Arguably it's not so much "if you snooze, you lose" in respect of some of these changes - as the longer you wait, the better the deal might become. Of course that's a generalisation, but the competition among the various political parties to demonstrate their concern for the plight of energy users (both domestic and business) appears, at least in the short term, to have the potential to benefit some occupiers.
Green Deal changes
On 2 December the Government announced that from January 2014 they would be introducing changes designed to make the green deal easier for those involved with it on all sides. These changes are to include:-
- Opening up access to energy performance certificate (EPC) data so that companies offering green deal finance and works can more easily identify (for which read "target") properties that might benefit from energy efficiency improvements.
- Adding more categories of work that will qualify for green deal finance. Presumably this is in order to try to increase take up.
- Finally, the Government will look again at how the "Golden Rule" operates. This is the overriding provision that only allows works to qualify for green deal finance if the estimated cost of the works will not exceed the anticipated energy savings. This review will consider whether adjustments would "make sense for consumers". It's not clear what this means but it might result in a lowering of the bar to a degree, so that more properties will qualify.
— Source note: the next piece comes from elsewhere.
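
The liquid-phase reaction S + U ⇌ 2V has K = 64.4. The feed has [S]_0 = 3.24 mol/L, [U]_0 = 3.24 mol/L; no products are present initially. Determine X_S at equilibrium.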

As the uptake of green deal finance to date has been quite low, it is possible that the Government are as concerned with trying to breathe life into something in which few have shown interest as they are with looking for ways in which consumers can economically improve the energy efficiency of their properties.
Other changes announced yesterday
Other proposals were also announcement yesterday, and these included:-
- Up to £4000 may be available to anyone who moves home - to fund energy efficiency improvements to their new house. It is described as a stamp duty rebate (but is also apparently to be available even if no SDLT is payable on the purchase). The normal amount will be around £1000 but it could be up to £4000 for particularly expensive measures. The note says that this will be available for 3 years - but does not say when that period would start.
- A scheme to support private landlords (which looks to be landlords of domestic property) in improving the energy efficiency of their properties - to apply to about 15,000 of the least energy efficient rental properties each year for three years.
- Finally, an announcement regarding expanding green deal finance to help landlords of property that will be affected by the letting prohibition being brought in (under the Energy Act 2011) for properties in England from 1 April 2018. The current intention is to prohibit the letting of property that is EPC rated F or G, until certain energy efficiency improvement works have been carried out. The note says that the Government will make funding available through the green deal specifically to help the landlords of such properties to bring them up to the minimum standard. It's not yet clear whether this will apply to property in Scotland - as this letting prohibition is not certain to be imposed in Scotland. The 2011 Act gives the Scottish Government the power to introduce it at any time from 1 April 2015 onwards, but there is no obligation on them to do so.
It is not clear from the announcement whether any of the above three changes will apply to Scotland. Hopefully more detail and clarity will be provided shortly.